I have the "dirty" operations segragated with a wall. The clean area is on the opposite wall. In the middle of the shop I have my saws, drill presses and milling machine.

I built a coal forge with a side draft hood and started learning some blacksmithing from the local Brasstown Blacksmiths. Legendary blacksmith, Johnny Keirbow, has been coming over and "playing" in the coal forge every now and then.
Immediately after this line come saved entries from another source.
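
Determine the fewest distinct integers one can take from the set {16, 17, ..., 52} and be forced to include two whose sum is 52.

28

A set avoiding the sum 52 can contain at most one of each pair {x, 52−x}, plus the 17 elements whose complement lies outside the range or equal to its own complement.
The integers 26, …, 52 (27 of them) are such a set: any two sum to at least 26+27 = 53 > 52.
By the pigeonhole principle, any 28th integer completes one of the 10 pairs, so 28 choices force a sum of 52.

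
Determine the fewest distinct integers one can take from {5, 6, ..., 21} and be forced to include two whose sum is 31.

A set avoiding the sum 31 can contain at most one of each pair {x, 31−x}, plus the 5 elements whose complement lies outside the range.
The integers 5, …, 15 (11 of them) are such a set: any two sum to at least 5+6 = 11 and at most 14+15 = 29 < 31.
Pigeonhole: any 12th integer completes one of the 6 pairs, so 12 choices force a sum of 31.

12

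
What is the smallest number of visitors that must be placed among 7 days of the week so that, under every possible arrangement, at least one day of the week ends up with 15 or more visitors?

With 98 visitors one could put exactly 14 in each of the 7 days of the week, and no day of the week would reach 15.
By the pigeonhole principle, one more visitor must land in a day of the week that already has 14, giving it 15.
So 7 × 14 + 1 = 99 visitors are required.

99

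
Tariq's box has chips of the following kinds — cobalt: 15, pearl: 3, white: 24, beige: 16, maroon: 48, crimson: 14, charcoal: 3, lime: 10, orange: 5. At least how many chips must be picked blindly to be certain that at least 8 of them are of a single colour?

54

Pigeonhole: the 9 colours are the holes; the chips drawn are the pigeons.
To avoid 8 of any one colour, the worst case takes at most 7 of each colour, or every chip of a colour that has fewer than 7.
That gives 7 + 3 + 7 + 7 + 7 + 7 + 3 + 7 + 5 = 53 chips with no colour reaching 8.
The next chip forces some colour to 8, so 53 + 1 = 54.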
My forging/grinding area consists of:

25lb Little Giant
Al Pendry Gas Forge
Side Draft Coal Forge
Bader III Grinder
Uncle Al Integral Ginder
B&G Horizontal Grinder
2 - 9" Flat Grinders
Baldor Buffer
16" Drill Press
100 lb. Hay Budden Anvil
165 lb. Old World Anvil
Tempering Oven
3 Chop Saws
Delta Bench Jointer
Acetyline Torch
Low Temp Salt Pot
Mutiple Vices
50 lb. Fisher Anvil

Other Equipment:

Syncrowave 2000 TIG Welder
Mill & Drill Machine
12" Drill Press
12 Gauge Shotgun
Etching Machine
Band Saw
Artisian Toro 3000 Sewing Machine
Wood Stove & Fireplace
100 watt Powered Speaker for LOUD music




THE BLADES I FORGE...

Most all of the knives I forge are from 52100 ball bearing steel in which I feel makes a great blade due to the great edge retention the metal exhibits. The 52100 steel I forge has been forged down from a 3/4" to 5" round bar to a working thickness. I utilize my hammer and anvil plus my Little Giant to forge the blades to shape. I forge everything into the blade including; the taper from the spine to the edge and the ricasso to the point. The tang and choil are forged as well. Some makers grind these attributes into the blade. I feel forging them in, develops a superior blade. I vertically flat grind my blades and use a chiseled edge or a Moran/convex edge for the final sharpened edge.
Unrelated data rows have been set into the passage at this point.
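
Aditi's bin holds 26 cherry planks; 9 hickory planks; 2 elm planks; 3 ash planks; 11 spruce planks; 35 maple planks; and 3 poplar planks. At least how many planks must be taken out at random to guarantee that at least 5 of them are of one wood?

Put each drawn plank into a box by wood. The largest draw with every box below 5 takes min(count, 4) from each wood; woods with fewer than 4 contribute all they have.
Σ min(cᵢ, 4) = 4 + 4 + 2 + 3 + 4 + 4 + 3 = 24.
Draw number 24 + 1 = 25 must push one box to 5.

25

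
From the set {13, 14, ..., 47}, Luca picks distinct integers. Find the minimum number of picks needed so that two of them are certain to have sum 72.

25

A set avoiding the sum 72 can contain at most one of each pair {x, 72−x}, plus the 13 elements whose complement lies outside the range or equal to its own complement.
The integers 13, …, 36 (24 of them) are such a set: any two sum to at least 13+14 = 27 and at most 35+36 = 71 < 72.
Any 25th integer completes one of the 11 pairs, so 25 choices force a sum of 72.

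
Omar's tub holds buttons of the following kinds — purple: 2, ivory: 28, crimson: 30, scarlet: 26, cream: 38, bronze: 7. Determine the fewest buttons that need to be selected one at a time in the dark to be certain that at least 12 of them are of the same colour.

An adversary could hand out at most 11 buttons per colour (purple, bronze run out sooner): 2 + 11 + 11 + 11 + 11 + 7 = 53 buttons and still no colour has 12.
By pigeonhole, one more button lands in a colour already at 11, so 54 draws are enough and 53 are not.

54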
On occasion, I also stock remove blades. My Rack Stubby Skinner and the Rack Bay Filet, and the RPK models are a few that are stock removal. In this case, I utilize ATS34 stainless steel and sub
out to an outside heat-treating source in which I usually cryogenically heat-treat as well for that extra Rockwell point! The RPK Models are O1 high carbon steel and I do all of the heat-treating myself.

The Forging Shop has:

HEAT TREATING THE BLADES...

After rough grinding to 120 grit, the blade is at a point where it is ready for heat-treatment. I thermal cycle the blade several times with my torch or forge, then the blade is quenched in good ol’ H2O or quenching oil depending on the metal type, thickness and size.
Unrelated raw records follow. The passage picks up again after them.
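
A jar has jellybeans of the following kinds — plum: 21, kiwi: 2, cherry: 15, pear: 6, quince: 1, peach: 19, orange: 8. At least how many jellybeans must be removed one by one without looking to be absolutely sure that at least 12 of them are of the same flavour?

51

An adversary could hand out at most 11 jellybeans per flavour (4 flavours run out sooner): 11 + 2 + 11 + 6 + 1 + 11 + 8 = 50 jellybeans and still no flavour has 12.
One more jellybean lands in a flavour already at 11, so 51 draws are enough and 50 are not.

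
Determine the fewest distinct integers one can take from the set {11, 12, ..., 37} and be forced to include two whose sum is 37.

Two chosen integers sum to 37 exactly when both halves of some pair {x, 37−x} with 11 ≤ x ≤ 37−x ≤ 26 are chosen — 8 such pairs.
The remaining 11 elements (those with no distinct partner in range) can never complete a 37-sum, so the worst case takes all of them and one from each pair: 11 + 8 = 19.
By the pigeonhole principle, the 20th integer has to be the second member of some pair, so 19 + 1 = 20.

20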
The blade is differentially heat-treated where the edge and point is hard, the spine area, and behind the ricasso is tough, but not completely hardened. The blades are then tempered one to three times between 350 to 500 degrees (depends on the metal type again) to toughen them up to a perfect working hardness. All the finished blades end up around the 57-59 Rockwell range.



THE RACK FORGE TEST

The tests I put each blade through are semi typical of the ABS Journeyman or Master test. I first test the edge for proper hardness by pushing the blade edge over a ¼" round brass rod. If the edge is properly heat-treated, the edge will give but rebound to its original position. This test reflects if the edge is too hard or too soft. The bigger blades, I then cut 1-2 two by fours boards in half. At this point, the blade has been subjected to more force then most people would put a knife through. (At least I hope!)

I finish the testing by checking the edge if it cuts paper or cuts arm hair. Most of the time the blade would have a temporary handle on it giving me the option to correct any problems to the blade as needed! For smaller blades, I edge test then I cut into the two by four, but not in half. If all is well, the guard and handle go on.



FINISHING THE KNIFE…

I hand make the guard to fit, silver solder it, properly secure the handle material, grind the handle & guard to shape, make the kydex or leather sheath, check the sharpness, wax the knife, and finally ship it! Sounds easy, but there is more then meets the eye to making a good knife that is intended to last a lifetime or more!